In 1993, John Pearson ran the Gray-Scott equations on a 1990s supercomputer and discovered a zoo of patterns no one had predicted: self-replicating spots, growing labyrinths, coral-like chaos, and oscillating worms. His Science paper revealed a system where simple rules produce stunning complexity.

Two chemicals. Two parameters. Infinite beauty.

This project re-creates and extends that exploration using modern hardware: a systematic sweep of 2,304 parameter combinations, each simulated from first principles in NumPy, then analyzed with linear stability theory to test what theory predicts and what actually happens.

Key Finding: Theory fails.
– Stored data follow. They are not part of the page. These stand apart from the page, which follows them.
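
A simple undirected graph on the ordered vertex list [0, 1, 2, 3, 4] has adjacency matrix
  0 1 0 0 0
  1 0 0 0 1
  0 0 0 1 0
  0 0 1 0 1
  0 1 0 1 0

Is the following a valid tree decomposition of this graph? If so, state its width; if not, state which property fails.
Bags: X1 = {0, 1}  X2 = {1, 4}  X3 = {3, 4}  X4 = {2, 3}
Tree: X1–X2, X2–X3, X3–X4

Vertex coverage: the bags together contain {0, 1, 2, 3, 4}, the full vertex set. Edge coverage: each edge of G has both endpoints in at least one bag. Running intersection: for every vertex, the bags containing it form a connected subtree. All three properties hold, so this is a valid tree decomposition of width max|bag| − 1 = 1, and hence tw(G) ≤ 1.

Yes; width 1.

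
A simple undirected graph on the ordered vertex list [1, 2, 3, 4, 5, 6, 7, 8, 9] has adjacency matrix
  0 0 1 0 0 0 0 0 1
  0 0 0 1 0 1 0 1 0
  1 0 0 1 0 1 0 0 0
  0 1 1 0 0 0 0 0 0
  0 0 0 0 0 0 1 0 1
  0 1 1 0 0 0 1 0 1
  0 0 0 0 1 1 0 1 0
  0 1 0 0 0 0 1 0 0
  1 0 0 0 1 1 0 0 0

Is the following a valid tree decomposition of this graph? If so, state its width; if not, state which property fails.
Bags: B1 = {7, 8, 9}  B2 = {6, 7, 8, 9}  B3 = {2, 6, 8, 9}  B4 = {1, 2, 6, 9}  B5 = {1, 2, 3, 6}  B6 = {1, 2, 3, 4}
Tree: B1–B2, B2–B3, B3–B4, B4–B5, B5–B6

A tree decomposition must satisfy three properties: every vertex lies in some bag; for every edge, both endpoints lie together in some bag; and for every vertex, the bags containing it form a connected subtree. Here vertex 5 appears in no bag, so the decomposition is invalid.

No — vertex 5 appears in no bag.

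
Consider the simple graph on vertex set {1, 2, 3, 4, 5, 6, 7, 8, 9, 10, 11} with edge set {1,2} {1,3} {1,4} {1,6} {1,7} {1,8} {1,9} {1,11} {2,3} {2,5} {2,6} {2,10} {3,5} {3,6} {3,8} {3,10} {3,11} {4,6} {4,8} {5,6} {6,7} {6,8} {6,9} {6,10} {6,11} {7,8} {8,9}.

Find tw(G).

A width-3 tree decomposition is:
Bags: B1 = {1, 3, 6, 8}  B2 = {1, 2, 3, 6}  B3 = {1, 6, 8, 9}  B4 = {1, 6, 7, 8}  B5 = {2, 3, 5, 6}  B6 = {2, 3, 6, 10}  B7 = {1, 3, 6, 11}  B8 = {1, 4, 6, 8}
Tree: B1–B2, B1–B3, B3–B4, B2–B5, B2–B6, B2–B7, B4–B8
The largest bag has 4 vertices, giving width 3; this decomposition certifies tw(G) ≤ 3. For the lower bound, the 4 vertices {1, 6, 8, 9} are pairwise adjacent, and any tree decomposition puts a clique entirely inside one bag — forcing width ≥ 3. Hence tw(G) = 3 exactly.

3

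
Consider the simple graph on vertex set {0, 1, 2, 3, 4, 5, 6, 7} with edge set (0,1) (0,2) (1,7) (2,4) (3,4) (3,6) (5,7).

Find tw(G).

A width-1 tree decomposition is:
Bags: B1 = {5, 7}  B2 = {1, 7}  B3 = {0, 1}  B4 = {0, 2}  B5 = {2, 4}  B6 = {3, 4}  B7 = {3, 6}
Tree: B1–B2, B2–B3, B3–B4, B4–B5, B5–B6, B6–B7
The largest bag has 2 vertices, giving width 1; this decomposition certifies tw(G) ≤ 1. G has an edge, so its treewidth is at least 1. Combining the bounds, tw(G) = 1.

1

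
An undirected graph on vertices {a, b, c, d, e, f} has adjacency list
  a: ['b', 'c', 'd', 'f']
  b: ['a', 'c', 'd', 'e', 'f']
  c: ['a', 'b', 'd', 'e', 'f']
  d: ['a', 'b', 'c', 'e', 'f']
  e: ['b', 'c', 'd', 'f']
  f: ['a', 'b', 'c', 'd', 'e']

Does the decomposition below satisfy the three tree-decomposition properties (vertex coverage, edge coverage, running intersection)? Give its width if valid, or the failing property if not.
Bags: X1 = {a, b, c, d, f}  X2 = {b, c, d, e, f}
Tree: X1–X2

Yes; width 4.

Checking the three conditions: (i) the bags cover all of {a, b, c, d, e, f}; (ii) for each edge, some bag contains both endpoints; (iii) the bags containing any fixed vertex form a subtree. All hold, so the decomposition is valid with width 5 − 1 = 4.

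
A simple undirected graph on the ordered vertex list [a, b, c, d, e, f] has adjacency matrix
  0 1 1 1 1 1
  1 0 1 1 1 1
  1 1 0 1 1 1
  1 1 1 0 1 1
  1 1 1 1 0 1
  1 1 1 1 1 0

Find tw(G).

5

A width-5 tree decomposition is:
Bags: B1 = {a, b, c, d, e, f}
Tree: (single bag)
With just one bag of size 6, the width is 6 − 1 = 5, so tw(G) ≤ 5. Conversely, {a, b, c, d, e, f} is a clique of size 6, and the vertices of any clique must share a bag in every tree decomposition; so some bag has ≥ 6 vertices and tw(G) ≥ 5. Therefore the treewidth is 5.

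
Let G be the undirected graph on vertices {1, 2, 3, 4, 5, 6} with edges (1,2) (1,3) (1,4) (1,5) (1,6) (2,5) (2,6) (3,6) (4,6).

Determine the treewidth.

A width-2 tree decomposition is:
Bags: B1 = {1, 2, 5}  B2 = {1, 2, 6}  B3 = {1, 4, 6}  B4 = {1, 3, 6}
Tree: B1–B2, B2–B3, B3–B4
Each bag holds 3 vertices, so the decomposition has width 2, which upper-bounds the treewidth. On the other hand G contains the 3-clique {1, 2, 5}. A clique must lie in a single bag of any decomposition, so no decomposition can have width below 2. Combining the bounds, tw(G) = 2.

2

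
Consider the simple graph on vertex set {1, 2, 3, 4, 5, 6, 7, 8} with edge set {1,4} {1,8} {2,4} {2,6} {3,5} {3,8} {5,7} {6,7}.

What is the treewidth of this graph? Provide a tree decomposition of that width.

Each bag holds 3 vertices, so the decomposition has width 2, which upper-bounds the treewidth. For the lower bound, G contains the cycle 7–5–3–8–1–4–2–6–7, so G is not a forest; only forests have treewidth ≤ 1, hence tw(G) ≥ 2. Therefore the treewidth is 2.

Treewidth 2.
One optimal decomposition is:
Bags: B1 = {3, 5, 7}  B2 = {3, 7, 8}  B3 = {1, 7, 8}  B4 = {1, 4, 7}  B5 = {2, 4, 7}  B6 = {2, 6, 7}
Tree: B1–B2, B2–B3, B3–B4, B4–B5, B5–B6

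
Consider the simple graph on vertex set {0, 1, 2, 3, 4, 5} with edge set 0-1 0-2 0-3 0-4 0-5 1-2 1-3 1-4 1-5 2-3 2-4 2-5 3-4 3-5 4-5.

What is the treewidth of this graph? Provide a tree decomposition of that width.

Treewidth 5.
Bags: B1 = {0, 1, 2, 3, 4, 5}
Tree: (single bag)

A single bag containing all 6 vertices is trivially a valid decomposition of width 5. On the other hand G contains the 6-clique {0, 1, 2, 3, 4, 5}. A clique must lie in a single bag of any decomposition, so no decomposition can have width below 5. Hence tw(G) = 5 exactly.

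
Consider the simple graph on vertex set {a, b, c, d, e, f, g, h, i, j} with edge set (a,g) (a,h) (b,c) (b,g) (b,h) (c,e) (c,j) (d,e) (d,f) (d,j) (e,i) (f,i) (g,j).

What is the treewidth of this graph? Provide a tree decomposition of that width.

The largest bag has 3 vertices, giving width 2; this decomposition certifies tw(G) ≤ 2. For the lower bound, G contains the cycle a–h–b–g–a, so G is not a forest; only forests have treewidth ≤ 1, hence tw(G) ≥ 2. The upper and lower bounds meet at 2, so that is the treewidth.

Treewidth 2.
Bags: B1 = {a, g, h}  B2 = {b, g, h}  B3 = {b, g, j}  B4 = {b, c, j}  B5 = {c, d, j}  B6 = {c, d, e}  B7 = {d, e, f}  B8 = {e, f, i}
Tree: B1–B2, B2–B3, B3–B4, B4–B5, B5–B6, B6–B7, B7–B8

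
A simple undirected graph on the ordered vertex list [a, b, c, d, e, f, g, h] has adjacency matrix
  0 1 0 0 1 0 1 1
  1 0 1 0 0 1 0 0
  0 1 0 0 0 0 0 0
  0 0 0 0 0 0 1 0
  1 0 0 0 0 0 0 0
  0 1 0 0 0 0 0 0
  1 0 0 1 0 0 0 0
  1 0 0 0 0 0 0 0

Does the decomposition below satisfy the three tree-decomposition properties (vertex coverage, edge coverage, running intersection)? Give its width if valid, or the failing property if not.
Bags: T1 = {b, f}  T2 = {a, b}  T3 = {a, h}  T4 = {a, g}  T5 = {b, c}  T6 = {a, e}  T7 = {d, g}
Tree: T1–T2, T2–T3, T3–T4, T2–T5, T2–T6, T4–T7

Vertex coverage: the bags together contain {a, b, c, d, e, f, g, h}, the full vertex set. Edge coverage: each edge of G has both endpoints in at least one bag. Running intersection: for every vertex, the bags containing it form a connected subtree. All three properties hold, so this is a valid tree decomposition of width max|bag| − 1 = 1, and hence tw(G) ≤ 1.

Yes; width 1.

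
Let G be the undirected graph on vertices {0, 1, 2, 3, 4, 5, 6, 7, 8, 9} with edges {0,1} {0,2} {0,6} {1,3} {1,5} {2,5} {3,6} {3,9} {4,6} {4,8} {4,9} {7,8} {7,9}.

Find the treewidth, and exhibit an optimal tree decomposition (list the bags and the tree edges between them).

Every bag has size at most 3, so the width is 3 − 1 = 2 and tw(G) ≤ 2. Since 7–8–4–9–7 is a cycle in G, G is not acyclic. Forests are exactly the graphs of treewidth ≤ 1, so tw(G) ≥ 2. The upper and lower bounds meet at 2, so that is the treewidth.

Treewidth 2.
Bags: B1 = {7, 8, 9}  B2 = {4, 8, 9}  B3 = {3, 4, 9}  B4 = {3, 4, 6}  B5 = {1, 3, 6}  B6 = {0, 1, 6}  B7 = {0, 1, 5}  B8 = {0, 2, 5}
Tree: B1–B2, B2–B3, B3–B4, B4–B5, B5–B6, B6–B7, B7–B8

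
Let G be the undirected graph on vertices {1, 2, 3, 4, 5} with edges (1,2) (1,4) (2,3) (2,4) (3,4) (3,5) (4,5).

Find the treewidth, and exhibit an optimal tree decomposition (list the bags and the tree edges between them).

The largest bag has 3 vertices, giving width 2; this decomposition certifies tw(G) ≤ 2. Conversely, {1, 2, 4} is a clique of size 3, and the vertices of any clique must share a bag in every tree decomposition; so some bag has ≥ 3 vertices and tw(G) ≥ 2. Combining the bounds, tw(G) = 2.

Treewidth 2.
Bags: B1 = {1, 2, 4}  B2 = {2, 3, 4}  B3 = {3, 4, 5}
Tree: B1–B2, B2–B3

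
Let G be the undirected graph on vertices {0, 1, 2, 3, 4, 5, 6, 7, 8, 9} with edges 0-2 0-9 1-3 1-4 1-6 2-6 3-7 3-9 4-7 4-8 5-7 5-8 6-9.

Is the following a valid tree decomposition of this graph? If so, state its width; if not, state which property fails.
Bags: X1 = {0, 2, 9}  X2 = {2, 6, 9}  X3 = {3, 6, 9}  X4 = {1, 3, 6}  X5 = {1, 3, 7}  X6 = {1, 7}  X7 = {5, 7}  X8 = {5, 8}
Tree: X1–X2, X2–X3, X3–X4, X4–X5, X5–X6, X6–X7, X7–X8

A tree decomposition must satisfy three properties: every vertex lies in some bag; for every edge, both endpoints lie together in some bag; and for every vertex, the bags containing it form a connected subtree. Here vertex 4 appears in no bag, so the decomposition is invalid.

No — vertex 4 appears in no bag.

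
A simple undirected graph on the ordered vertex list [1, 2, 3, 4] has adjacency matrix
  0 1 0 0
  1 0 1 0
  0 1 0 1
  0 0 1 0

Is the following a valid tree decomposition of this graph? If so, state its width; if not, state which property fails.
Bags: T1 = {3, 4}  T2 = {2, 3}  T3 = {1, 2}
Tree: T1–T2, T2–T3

Checking the three conditions: (i) the bags cover all of {1, 2, 3, 4}; (ii) for each edge, some bag contains both endpoints; (iii) the bags containing any fixed vertex form a subtree. All hold, so the decomposition is valid with width 2 − 1 = 1.

Yes; width 1.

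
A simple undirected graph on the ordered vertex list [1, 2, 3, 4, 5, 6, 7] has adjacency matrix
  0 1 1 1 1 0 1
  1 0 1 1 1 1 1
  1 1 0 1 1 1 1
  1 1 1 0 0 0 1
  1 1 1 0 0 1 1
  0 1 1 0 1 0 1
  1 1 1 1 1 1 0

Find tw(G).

4

A width-4 tree decomposition is:
Bags: B1 = {1, 2, 3, 5, 7}  B2 = {2, 3, 5, 6, 7}  B3 = {1, 2, 3, 4, 7}
Tree: B1–B2, B1–B3
Every bag has size at most 5, so the width is 5 − 1 = 4 and tw(G) ≤ 4. For the lower bound, the 5 vertices {1, 2, 3, 4, 7} are pairwise adjacent, and any tree decomposition puts a clique entirely inside one bag — forcing width ≥ 4. Combining the bounds, tw(G) = 4.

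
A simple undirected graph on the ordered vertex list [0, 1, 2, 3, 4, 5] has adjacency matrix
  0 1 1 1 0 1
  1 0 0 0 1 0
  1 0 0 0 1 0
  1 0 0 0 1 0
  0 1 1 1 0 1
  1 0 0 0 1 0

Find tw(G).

A width-2 tree decomposition is:
Bags: B1 = {0, 3, 4}  B2 = {0, 4, 5}  B3 = {0, 1, 4}  B4 = {0, 2, 4}
Tree: B1–B2, B2–B3, B3–B4
Each bag holds 3 vertices, so the decomposition has width 2, which upper-bounds the treewidth. For the lower bound, G contains the cycle 4–3–0–5–4, so G is not a forest; only forests have treewidth ≤ 1, hence tw(G) ≥ 2. The upper and lower bounds meet at 2, so that is the treewidth.

2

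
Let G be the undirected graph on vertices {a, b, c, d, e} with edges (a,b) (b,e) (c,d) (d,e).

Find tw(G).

A width-1 tree decomposition is:
Bags: B1 = {c, d}  B2 = {d, e}  B3 = {b, e}  B4 = {a, b}
Tree: B1–B2, B2–B3, B3–B4
Each bag holds 2 vertices, so the decomposition has width 1, which upper-bounds the treewidth. Any graph with an edge has treewidth ≥ 1, and G has the edge d–c. Therefore the treewidth is 1.

1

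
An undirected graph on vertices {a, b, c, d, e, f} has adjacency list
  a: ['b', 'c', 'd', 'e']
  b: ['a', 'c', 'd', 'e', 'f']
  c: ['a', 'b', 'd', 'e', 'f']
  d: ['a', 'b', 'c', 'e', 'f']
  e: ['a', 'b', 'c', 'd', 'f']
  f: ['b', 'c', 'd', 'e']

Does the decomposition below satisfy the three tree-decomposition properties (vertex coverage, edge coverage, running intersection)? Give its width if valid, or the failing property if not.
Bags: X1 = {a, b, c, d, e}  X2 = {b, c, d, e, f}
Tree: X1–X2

Yes; width 4.

Checking the three conditions: (i) the bags cover all of {a, b, c, d, e, f}; (ii) for each edge, some bag contains both endpoints; (iii) the bags containing any fixed vertex form a subtree. All hold, so the decomposition is valid with width 5 − 1 = 4.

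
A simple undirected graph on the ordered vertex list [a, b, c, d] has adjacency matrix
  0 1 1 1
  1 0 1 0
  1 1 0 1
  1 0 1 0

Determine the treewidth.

A width-2 tree decomposition is:
Bags: B1 = {a, b, c}  B2 = {a, c, d}
Tree: B1–B2
The largest bag has 3 vertices, giving width 2; this decomposition certifies tw(G) ≤ 2. On the other hand G contains the 3-clique {a, c, d}. A clique must lie in a single bag of any decomposition, so no decomposition can have width below 2. Hence tw(G) = 2 exactly.

2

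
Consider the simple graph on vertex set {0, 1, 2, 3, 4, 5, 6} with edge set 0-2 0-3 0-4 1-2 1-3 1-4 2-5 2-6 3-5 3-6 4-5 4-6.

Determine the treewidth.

A width-3 tree decomposition is:
Bags: B1 = {1, 2, 3, 4}  B2 = {2, 3, 4, 5}  B3 = {2, 3, 4, 6}  B4 = {0, 2, 3, 4}
Tree: B1–B2, B2–B3, B3–B4
The largest bag has 4 vertices, giving width 3; this decomposition certifies tw(G) ≤ 3. For the lower bound: the 4 vertex sets {1,4}, {2,5}, {3}, {6} are disjoint, each induces a connected subgraph, and every pair is joined by at least one edge of G. Contracting each set to a single vertex therefore yields K_{4} as a minor, and since treewidth is minor-monotone, tw(G) ≥ tw(K_{4}) = 3. Therefore the treewidth is 3.

3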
Nature doesn't care. The Turing linear stability criterion predicts pattern wavelengths that show zero correlation with the actual measured wavelengths (r = −0.244). Gray-Scott patterns are not classical Turing patterns — they are nonlinear structures that emerge through mechanisms linear theory cannot capture.
// Featured Patterns

View Full Gallery →

// Key Findings
  • 01
    Gray-Scott is NOT a classical Turing system The trivial steady state (1, 0) is linearly stable everywhere — its Jacobian is diagonal. Patterns cannot arise from linear instability of the uniform state. They are finite-amplitude, nonlinear phenomena.
  • 02
    Linear theory fails to predict wavelengths Where nontrivial steady states exist and are Turing-unstable, the predicted critical wavelength λ_c shows essentially no correlation with measured wavelengths (Pearson r = −0.244, n = 180).
  • 03
    The saddle-node boundary organizes everything The analytic bifurcation curve k_c = √F/4 − F precisely bounds the pattern-forming region. Inside the curve: complex patterns. Outside: death or saturation. The transition is pixel-sharp.
  • 04
    Complexity peaks far from the boundary Shannon entropy of the pattern field increases with distance from the saddle-node bifurcation, contradicting the "critical slowing down" expectation. The richest patterns live deep in the pattern region, not at its edge.
// The Phase Atlas

Below: Shannon entropy of the concentration field across the full (F, k) parameter space. Bright regions are maximally complex patterns. Dark regions are uniform states. The white dashed curve is the analytically-derived saddle-node bifurcation — note how it precisely traces the phase boundary.

Entropy heatmap with theoretical bifurcation overlays
Figure: Shannon entropy heatmap with saddle-node bifurcation (white line) and Turing instability region (cyan dots) overlaid.